Israelis seemed eager to welcome Romney. The New York Times quoted Ron Dermer, a top adviser to Netanyahu, as saying that Romney is a “strong friend of Israel and we’ll be happy to meet with him.”
Romney’s visit could prove important in his efforts to appeal to Jews and pro-Israel evangelicals, said William Daroff, the Washington director for the Jewish Federations of North America and a former GOP operative.
“There is a definite perception that the Jewish vote and the pro-Israel vote are in play this election cycle,” Daroff said in an email.
Polls have suggested, however, that to the degree Jews have grown disenchanted with Obama – his Jewish approval ratings are now in the low 60s as opposed to the low 80s at the outset of his presidency – it is because of the economy.

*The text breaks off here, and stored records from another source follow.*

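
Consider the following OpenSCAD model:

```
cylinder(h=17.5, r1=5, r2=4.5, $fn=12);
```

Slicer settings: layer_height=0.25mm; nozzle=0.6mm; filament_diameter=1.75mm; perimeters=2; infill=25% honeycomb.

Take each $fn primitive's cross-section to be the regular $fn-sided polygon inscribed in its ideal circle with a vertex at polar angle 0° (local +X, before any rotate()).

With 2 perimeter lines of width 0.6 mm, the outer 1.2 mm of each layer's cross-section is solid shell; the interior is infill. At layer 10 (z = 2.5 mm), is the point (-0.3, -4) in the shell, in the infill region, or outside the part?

At z = 2.5 mm: the cone contributes a regular 12-gon of circumradius 4.929 (interpolated between r1=5 and r2=4.5 at t=0.143). Overall, the cross-section is a single solid region. The nearest boundary edge runs (-2.46, -4.27)→(-0.00, -4.93); distance from the point to it = 0.82 mm. The point is inside the cross-section, 0.82 mm from the nearest boundary — within the 1.2 mm shell band (2 × 0.6).

shell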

It is among evangelicals where Romney’s visit might resonate, said David Brog, executive director of Christians United for Israel. “Its no mistake when conservative candidates want to appeal to the Christian base, Israel is the top issue to speak on,” Brog said.
Michael Hines, the media director for the International Christian Embassy in Jerusalem, a Nashville-based group that conducts pro-Israel outreach among evangelicals, said a visit to Israel could help cement Romney’s relationship with the community.
“In the primaries…there was a certain reticence in the evangelical community,” Hines said. “Now that everyone has coalesced, or at least Republican evangelicals have coalesced, they see him as a contrast to Obama and there is a widespread view” among evangelicals “that Obama has not been the best friend of Israel.”